Admiring things in their simplicity, he turns our attention ot the
beauty in less, encourages a restrained horror of more. There is an
elegance in the drink straight from the artisan's still or the winegrower's
vat or the brewer's barrel. There is also a suitable humility in our
recognition of that elegance by simply leaving it the hell alone as
we put it in a glass.
The
Modernist
You know this lady too. She can't leave well-enough alone. The sage in her garden comes into bloom and the next thing you know, she's making sage-blossom butter and sage-blossom ice cream. then there's sage-blossom vodka and jelly and sage is showing up in her apple sauce and her grilled cheese sandwich. She's wrong about half the time, but when she's right, the angels are dancing and snapping their fingers. Sometimes you wish she'd just give it a rest but most times you're delighted that she can't.
Suppose
you could take a bacon, lettuce and tomato sandwich on a brioche,
extracted all its flavors and textures and rearranged them. Let's say that you transformed smoky bacon into a chewy roll, made
crispy strips of tomato and layered them with leaves of brioche and
doughy, eggy, buttery slabs of lettuce. Does that sound awful? Does
it offend the purist in you? Hmm.
The
modernist position on food is that no food owns its own properties
and that any manipulation we can do in service of foodie fun is not
only justified, it's holy, worthy, artistic work. The aim is to
create new experience, not to honor old ingredients. So let's
compress a slab of cucumber in a vacuum bag and turn it into
pemmican, then let's sprinkle it with gin and serve it before dinner
where the cocktails used to be. You're not defiling the cucumber,
you're helping it realize its potential, a potential which-by the way-did not exist until you saw it.
Once
you make the sensation the center of culinary effort, you change the
whole view of ingredients. Can you imagine a single-malt sorbet?
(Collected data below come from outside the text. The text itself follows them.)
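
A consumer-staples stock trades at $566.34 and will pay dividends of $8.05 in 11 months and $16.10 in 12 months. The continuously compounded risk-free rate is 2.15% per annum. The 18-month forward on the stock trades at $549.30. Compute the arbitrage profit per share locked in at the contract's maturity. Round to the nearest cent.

$11.18 per share

PV(dividends) I = 8.05·e^(−0.0215·11/12) + 16.10·e^(−0.0215·12/12) = 23.6504
Fair forward F* = (S − I)·e^(rT) = (566.34 − 23.6504)·e^0.032250 = 542.6896 × 1.032776 = 560.4768
Market $549.30 < fair 560.4768: forward underpriced → reverse cash-and-carry (short the stock, invest proceeds at r, pay the dividends, go long the forward).
Profit at T = |F_mkt − F*| = |549.30 − 560.4768| = $11.18 per share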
Could you imagine its taste as it melts on a jelly-soft square of
sous-vide cooked salmon that's waiting for it in a nest of deep-fried
dill leaves?
If you're not really sure just what Modernism is, the first few paragraphs of this might help:
https://en.wikipedia.org/wiki/Modernism
One
of the most lovely things about beer these days is that it seems to invite
collaboration. It wants to entertain a scoop of ice cream or get made into cakes and cookies. Beer is pretty
fond of other liquids too. Purists aside, it doesn't mind a splash of bourbon or a drop of fruit syrup. Not only that, beer doesn't seem to care about the canonical ingredients: malt, hops, water and yeast. It turns out that for most of its history, beer was made from a combination of fermentables. The homebrewer who makes a beer that includes oatmeal, honey and plums is merely resurrecting a tradition that stood from about 9000BP to 1560 AD.
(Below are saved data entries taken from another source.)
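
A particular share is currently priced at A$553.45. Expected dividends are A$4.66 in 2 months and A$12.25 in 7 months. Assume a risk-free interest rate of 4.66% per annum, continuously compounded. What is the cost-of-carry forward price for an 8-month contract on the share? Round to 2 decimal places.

PV(dividends) I = 4.66·e^(−0.0466·2/12) + 12.25·e^(−0.0466·7/12)
I = 4.6239 + 11.9215 = 16.5454
F = (S − I)·e^(rT) = (553.45 − 16.5454) · e^(0.0466·8/12)
= 536.9046 · e^0.031067 = 536.9046 × 1.031555 = A$553.85

A$553.85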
http://www.theatlantic.com/magazine/archive/2014/01/the-archaeology-of-beer/355732/
Modernism
in cooking probably begins in France in the early 1970's with cuisine
minceur or nouvelle cuisine. Cuisine minceur with its tiny portions
and elaborate plating was easy to make fun of, but today its
revolutionary principles seem almost axiomatic. The Gault-Millaut
restaurant guide of 1972 listed a few of cuisine minceur's
principles.
•Culinary
rules...must be understood but they should not be allowed to hinder
the development of creative new dishes
•Creatively
breaking culinary rules...is a powerful way to engage diners...
•Diners
have expectations...Surprising them with food that defies their
expectations is another way to engage them...This includes putting
familiar food in unfamiliar forms.
•First-rate
ingredients are the foundation on which cuisine is built.
So, let's start this course in that spirit. Let's marvel at what beer has become and let's also imagine-in the spirit of those ultra-modern homebrewers- all the tasty things it might be.